Photo Credit: Nicolò Ottina - PhotoAgency Calcio Femminile Italiano

Il Sassuolo ha pareggiato al ‘Ricci’ per 0-0 contro il Genoa blindando il discorso salvezza, matematicamente raggiunta con due turni d’anticipo. Nel post gara a parlare in casa neroverde è stato il tecnico, a Sassuolo da gennaio, Salvatore Colantuono che ha affermato sul traguardo conquistato: “C’è emozione legata al fatto che il Sassuolo è ancora in Serie A, per il decimo anno consecutivo. Non era facile perché le stagioni si complicano e poi non è semplice sistemarle”.

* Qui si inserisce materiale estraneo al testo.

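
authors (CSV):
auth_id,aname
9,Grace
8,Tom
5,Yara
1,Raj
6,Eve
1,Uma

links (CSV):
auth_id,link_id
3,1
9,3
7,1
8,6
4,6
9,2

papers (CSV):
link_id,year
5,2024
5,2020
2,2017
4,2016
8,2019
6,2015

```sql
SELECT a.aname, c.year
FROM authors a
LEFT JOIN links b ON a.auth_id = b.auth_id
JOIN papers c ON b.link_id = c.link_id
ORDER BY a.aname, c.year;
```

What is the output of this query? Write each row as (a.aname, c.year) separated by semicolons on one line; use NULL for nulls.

(Grace, 2017); (Tom, 2015)

Step 1 — a LEFT JOIN b on auth_id → 7 row(s).
Then INNER JOIN `papers c` on link_id: keep only rows whose b.link_id appears in c.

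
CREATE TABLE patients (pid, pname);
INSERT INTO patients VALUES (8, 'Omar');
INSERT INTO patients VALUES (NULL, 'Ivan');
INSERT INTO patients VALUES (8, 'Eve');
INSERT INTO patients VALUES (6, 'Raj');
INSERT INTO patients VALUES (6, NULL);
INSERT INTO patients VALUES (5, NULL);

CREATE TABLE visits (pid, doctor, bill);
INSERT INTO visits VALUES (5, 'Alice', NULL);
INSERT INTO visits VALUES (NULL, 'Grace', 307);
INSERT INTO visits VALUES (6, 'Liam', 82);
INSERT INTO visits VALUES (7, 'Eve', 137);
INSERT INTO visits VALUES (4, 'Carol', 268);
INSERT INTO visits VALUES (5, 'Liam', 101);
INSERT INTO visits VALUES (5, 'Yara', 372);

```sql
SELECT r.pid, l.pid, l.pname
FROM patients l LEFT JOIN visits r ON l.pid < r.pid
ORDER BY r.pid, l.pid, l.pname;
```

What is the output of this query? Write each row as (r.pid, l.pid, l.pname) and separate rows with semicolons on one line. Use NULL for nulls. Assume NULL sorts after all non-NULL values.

LEFT JOIN keeps every row from `patients`; unmatched rows get NULL for `visits`'s columns.
Matching on l.pid < r.pid. A NULL in a compared column never satisfies the condition.
- pid=8: no r row matches, row kept with r columns NULL.
- pid=NULL: no r row matches, row kept with r columns NULL.
- pid=8: no r row matches, row kept with r columns NULL.
- pid=6: 1 matching r row(s), so 1 row(s) emitted.
- pid=6: 1 matching r row(s), so 1 row(s) emitted.
- pid=5: 2 matching r row(s), so 2 row(s) emitted.
After projecting and ordering:
r.pid | l.pid | l.pname
6 | 5 | NULL
7 | 5 | NULL
7 | 6 | Raj
7 | 6 | NULL
NULL | 8 | Eve
NULL | 8 | Omar
NULL | NULL | Ivan

(6, 5, NULL); (7, 5, NULL); (7, 6, Raj); (7, 6, NULL); (NULL, 8, Eve); (NULL, 8, Omar); (NULL, NULL, Ivan)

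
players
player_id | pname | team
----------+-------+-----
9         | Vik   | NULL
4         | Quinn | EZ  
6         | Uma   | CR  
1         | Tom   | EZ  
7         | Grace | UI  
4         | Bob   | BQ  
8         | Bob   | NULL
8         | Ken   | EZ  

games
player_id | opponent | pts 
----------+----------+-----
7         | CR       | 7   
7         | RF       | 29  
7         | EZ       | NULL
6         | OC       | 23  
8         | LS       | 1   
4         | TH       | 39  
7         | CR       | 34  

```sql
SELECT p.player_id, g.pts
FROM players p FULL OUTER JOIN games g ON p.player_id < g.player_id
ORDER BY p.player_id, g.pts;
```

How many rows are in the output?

FULL OUTER JOIN keeps every row from both sides; unmatched rows get NULL for the other side's columns.
Matching on p.player_id < g.player_id.
- player_id=9: no g row matches, row kept with g columns NULL.
- player_id=4: 6 matching g row(s), so 6 row(s) emitted.
- player_id=6: 5 matching g row(s), so 5 row(s) emitted.
- player_id=1: 7 matching g row(s), so 7 row(s) emitted.
- player_id=7: 1 matching g row(s), so 1 row(s) emitted.
- player_id=4: 6 matching g row(s), so 6 row(s) emitted.
- player_id=8: no g row matches, row kept with g columns NULL.
- player_id=8: no g row matches, row kept with g columns NULL.
Total: 25 matched + 3 padded = 28 rows.

28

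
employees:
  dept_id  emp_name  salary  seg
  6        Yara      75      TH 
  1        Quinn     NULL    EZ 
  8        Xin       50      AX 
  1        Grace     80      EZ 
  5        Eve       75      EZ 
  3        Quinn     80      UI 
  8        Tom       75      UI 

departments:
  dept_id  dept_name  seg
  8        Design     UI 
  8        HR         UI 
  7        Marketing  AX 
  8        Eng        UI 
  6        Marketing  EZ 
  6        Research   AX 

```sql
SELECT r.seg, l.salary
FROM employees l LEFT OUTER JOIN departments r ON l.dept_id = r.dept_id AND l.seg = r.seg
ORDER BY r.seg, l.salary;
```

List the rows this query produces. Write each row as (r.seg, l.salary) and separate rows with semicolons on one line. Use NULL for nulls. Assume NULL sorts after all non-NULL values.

LEFT JOIN keeps every row from `employees`; unmatched rows get NULL for `departments`'s columns.
Matching on l.dept_id = r.dept_id AND l.seg = r.seg.
- dept_id=6, seg=TH: no r row matches, row kept with r columns NULL.
- dept_id=1, seg=EZ: no r row matches, row kept with r columns NULL.
- dept_id=8, seg=AX: no r row matches, row kept with r columns NULL.
- dept_id=1, seg=EZ: no r row matches, row kept with r columns NULL.
- dept_id=5, seg=EZ: no r row matches, row kept with r columns NULL.
- dept_id=3, seg=UI: no r row matches, row kept with r columns NULL.
- dept_id=8, seg=UI: 3 matching r row(s), so 3 row(s) emitted.
After projecting and ordering:
r.seg | l.salary
UI | 75
UI | 75
UI | 75
NULL | 50
NULL | 75
NULL | 75
NULL | 80
NULL | 80
NULL | NULL

(UI, 75); (UI, 75); (UI, 75); (NULL, 50); (NULL, 75); (NULL, 75); (NULL, 80); (NULL, 80); (NULL, NULL)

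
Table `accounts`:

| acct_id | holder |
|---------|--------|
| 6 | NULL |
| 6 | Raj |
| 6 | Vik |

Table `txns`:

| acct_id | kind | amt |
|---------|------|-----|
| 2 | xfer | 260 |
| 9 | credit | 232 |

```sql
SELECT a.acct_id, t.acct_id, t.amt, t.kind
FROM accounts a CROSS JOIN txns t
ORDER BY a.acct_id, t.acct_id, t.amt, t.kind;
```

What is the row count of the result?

CROSS JOIN pairs every row of `accounts` with every row of `txns`: 3 × 2 = 6 rows.

6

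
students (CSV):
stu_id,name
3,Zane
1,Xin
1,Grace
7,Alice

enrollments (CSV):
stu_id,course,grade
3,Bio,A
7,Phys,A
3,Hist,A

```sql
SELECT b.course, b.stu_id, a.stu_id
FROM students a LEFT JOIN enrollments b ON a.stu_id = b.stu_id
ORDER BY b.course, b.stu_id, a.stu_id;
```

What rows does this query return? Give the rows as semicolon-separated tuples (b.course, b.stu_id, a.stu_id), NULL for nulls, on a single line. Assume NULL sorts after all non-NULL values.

(Bio, 3, 3); (Hist, 3, 3); (Phys, 7, 7); (NULL, NULL, 1); (NULL, NULL, 1)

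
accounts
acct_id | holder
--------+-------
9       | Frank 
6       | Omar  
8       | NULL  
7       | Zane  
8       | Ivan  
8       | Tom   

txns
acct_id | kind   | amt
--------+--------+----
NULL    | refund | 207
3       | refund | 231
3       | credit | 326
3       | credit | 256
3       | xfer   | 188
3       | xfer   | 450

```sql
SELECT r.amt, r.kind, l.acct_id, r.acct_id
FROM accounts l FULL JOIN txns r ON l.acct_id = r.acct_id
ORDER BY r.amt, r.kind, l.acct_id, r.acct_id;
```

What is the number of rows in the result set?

12

FULL OUTER JOIN keeps every row from both sides; unmatched rows get NULL for the other side's columns.
Matching on l.acct_id = r.acct_id. A NULL in a compared column never satisfies the condition.
- l row (acct_id=9): no match → kept, r columns NULL.
- l row (acct_id=6): no match → kept, r columns NULL.
- l row (acct_id=8): no match → kept, r columns NULL.
- l row (acct_id=7): no match → kept, r columns NULL.
- l row (acct_id=8): no match → kept, r columns NULL.
- l row (acct_id=8): no match → kept, r columns NULL.
- 6 row(s) from r found no l partner → padded with NULL.
Total: 0 matched + 12 padded = 12 rows.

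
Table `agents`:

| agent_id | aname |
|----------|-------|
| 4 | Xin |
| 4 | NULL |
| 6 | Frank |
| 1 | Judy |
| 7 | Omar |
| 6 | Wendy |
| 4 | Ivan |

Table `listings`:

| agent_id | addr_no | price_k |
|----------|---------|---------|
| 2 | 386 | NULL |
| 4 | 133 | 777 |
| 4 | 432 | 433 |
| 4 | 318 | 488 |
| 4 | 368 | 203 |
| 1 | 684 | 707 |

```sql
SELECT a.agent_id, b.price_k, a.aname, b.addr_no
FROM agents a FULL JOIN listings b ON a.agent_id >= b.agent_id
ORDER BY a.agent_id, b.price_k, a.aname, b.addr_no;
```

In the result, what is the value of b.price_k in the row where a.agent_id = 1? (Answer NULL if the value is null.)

FULL OUTER JOIN keeps every row from both sides; unmatched rows get NULL for the other side's columns.
Matching on a.agent_id >= b.agent_id.
- a row (agent_id=4): matches 6 b row(s) → 6 output row(s).
- a row (agent_id=4): matches 6 b row(s) → 6 output row(s).
- a row (agent_id=6): matches 6 b row(s) → 6 output row(s).
- a row (agent_id=1): matches 1 b row(s) → 1 output row(s).
- a row (agent_id=7): matches 6 b row(s) → 6 output row(s).
- a row (agent_id=6): matches 6 b row(s) → 6 output row(s).
- a row (agent_id=4): matches 6 b row(s) → 6 output row(s).

707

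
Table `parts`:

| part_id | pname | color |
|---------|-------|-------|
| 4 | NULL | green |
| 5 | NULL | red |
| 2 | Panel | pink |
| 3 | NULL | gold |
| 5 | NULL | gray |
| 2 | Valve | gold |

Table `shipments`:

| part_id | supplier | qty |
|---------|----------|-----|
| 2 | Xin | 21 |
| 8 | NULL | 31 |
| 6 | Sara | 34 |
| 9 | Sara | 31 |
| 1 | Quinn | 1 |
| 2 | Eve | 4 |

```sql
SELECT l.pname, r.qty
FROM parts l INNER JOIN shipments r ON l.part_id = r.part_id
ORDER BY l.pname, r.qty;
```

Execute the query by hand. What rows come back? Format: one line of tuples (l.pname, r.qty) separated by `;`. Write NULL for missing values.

(Panel, 4); (Panel, 21); (Valve, 4); (Valve, 21)

INNER JOIN keeps only pairs where the ON condition holds.
Matching on l.part_id = r.part_id.
Matched pairs: 4.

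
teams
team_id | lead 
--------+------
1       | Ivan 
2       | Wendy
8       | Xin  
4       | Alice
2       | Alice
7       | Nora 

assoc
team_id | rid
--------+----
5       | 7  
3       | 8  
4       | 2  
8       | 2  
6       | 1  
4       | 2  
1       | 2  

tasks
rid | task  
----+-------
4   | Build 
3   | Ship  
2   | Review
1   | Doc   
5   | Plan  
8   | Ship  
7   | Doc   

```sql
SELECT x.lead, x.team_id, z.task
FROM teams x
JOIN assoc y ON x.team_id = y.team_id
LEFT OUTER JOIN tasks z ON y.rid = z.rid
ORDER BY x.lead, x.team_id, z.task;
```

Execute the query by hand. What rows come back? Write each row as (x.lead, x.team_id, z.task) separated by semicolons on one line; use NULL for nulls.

Evaluate left to right. First `teams x INNER JOIN assoc y` on team_id: 4 row(s).
Then LEFT JOIN `tasks z` on rid: each of those 4 rows is kept; rows whose y.rid has no match in z get NULL for z's columns.

(Alice, 4, Review); (Alice, 4, Review); (Ivan, 1, Review); (Xin, 8, Review)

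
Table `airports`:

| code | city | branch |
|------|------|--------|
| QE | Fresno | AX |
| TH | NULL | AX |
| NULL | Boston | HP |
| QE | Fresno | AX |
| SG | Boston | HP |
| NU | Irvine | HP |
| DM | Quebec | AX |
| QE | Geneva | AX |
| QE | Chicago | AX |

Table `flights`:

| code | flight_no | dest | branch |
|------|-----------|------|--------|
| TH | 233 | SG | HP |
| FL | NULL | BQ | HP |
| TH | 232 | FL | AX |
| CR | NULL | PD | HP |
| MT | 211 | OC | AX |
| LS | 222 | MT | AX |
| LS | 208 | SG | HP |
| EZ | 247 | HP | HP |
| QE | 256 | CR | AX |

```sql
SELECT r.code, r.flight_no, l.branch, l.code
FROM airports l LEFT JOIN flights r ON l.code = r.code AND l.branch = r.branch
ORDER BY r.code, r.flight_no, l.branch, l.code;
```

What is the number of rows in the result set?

9

LEFT JOIN keeps every row from `airports`; unmatched rows get NULL for `flights`'s columns.
Matching on l.code = r.code AND l.branch = r.branch. A NULL in a compared column never satisfies the condition.
- l row (code=QE, branch=AX): matches 1 r row(s) → 1 output row(s).
- l row (code=TH, branch=AX): matches 1 r row(s) → 1 output row(s).
- l row (code=NULL, branch=HP): no match → kept, r columns NULL.
- l row (code=QE, branch=AX): matches 1 r row(s) → 1 output row(s).
- l row (code=SG, branch=HP): no match → kept, r columns NULL.
- l row (code=NU, branch=HP): no match → kept, r columns NULL.
- l row (code=DM, branch=AX): no match → kept, r columns NULL.
- l row (code=QE, branch=AX): matches 1 r row(s) → 1 output row(s).
- l row (code=QE, branch=AX): matches 1 r row(s) → 1 output row(s).
Total: 5 matched + 4 padded = 9 rows.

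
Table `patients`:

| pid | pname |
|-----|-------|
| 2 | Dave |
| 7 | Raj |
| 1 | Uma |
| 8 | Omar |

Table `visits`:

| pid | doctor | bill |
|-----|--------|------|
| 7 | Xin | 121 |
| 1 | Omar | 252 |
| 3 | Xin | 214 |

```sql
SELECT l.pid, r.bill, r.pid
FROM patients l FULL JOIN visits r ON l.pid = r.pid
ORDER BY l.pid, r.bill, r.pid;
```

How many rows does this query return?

FULL OUTER JOIN keeps every row from both sides; unmatched rows get NULL for the other side's columns.
Matching on l.pid = r.pid.
- pid=2: no r row matches, row kept with r columns NULL.
- pid=7: 1 matching r row(s), so 1 row(s) emitted.
- pid=1: 1 matching r row(s), so 1 row(s) emitted.
- pid=8: no r row matches, row kept with r columns NULL.
- 1 r row(s) had no l match → kept, l columns NULL.
Total: 2 matched + 3 padded = 5 rows.

5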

L’allenatore ha poi evidenziato: “La cosa che mi rende orgoglioso è che nel momento più complicato ci siamo affidati a un portiere come Benz, 2004, esordiente in Serie A. Abbiamo Caterina Venturelli che è una 2008 che si sta affermando non solo sul piano nazionale perché comunque è capitano della nazionale Under-19. Abbiamo Scupien che è una 2004, Caiazzo che è una 2003 in pianta stabile nazionale Under-23, Eto’o che è una 2004 che ha fatto una crescita veramente esponenziale. Quindi vuol dire che il lavoro sta comunque portando a crescere un po’ tutto il gruppo. Poi dopo è ovvio che nelle ultime partite ci è servita l’esperienza di Missipo, come quella di Brustia, come quella di Clelland anche una calciatrice che si vede poco come Fercocq”.

Salvatore Colantuono ha quindi concluso affermando: “La salvezza l’hanno raggiunta le ragazze, le protagoniste di questo sport sono sempre le calciatrici. Noi come staff ci mettiamo al servizio delle protagoniste che sono loro. Quello che io sento di aver portato è la cultura del lavoro giornaliero, le ho tenute in campo tanto, loro lo sanno che ha aumentato tutto quello che c’era da fare in campo, i dati fisici, i dati tattici”.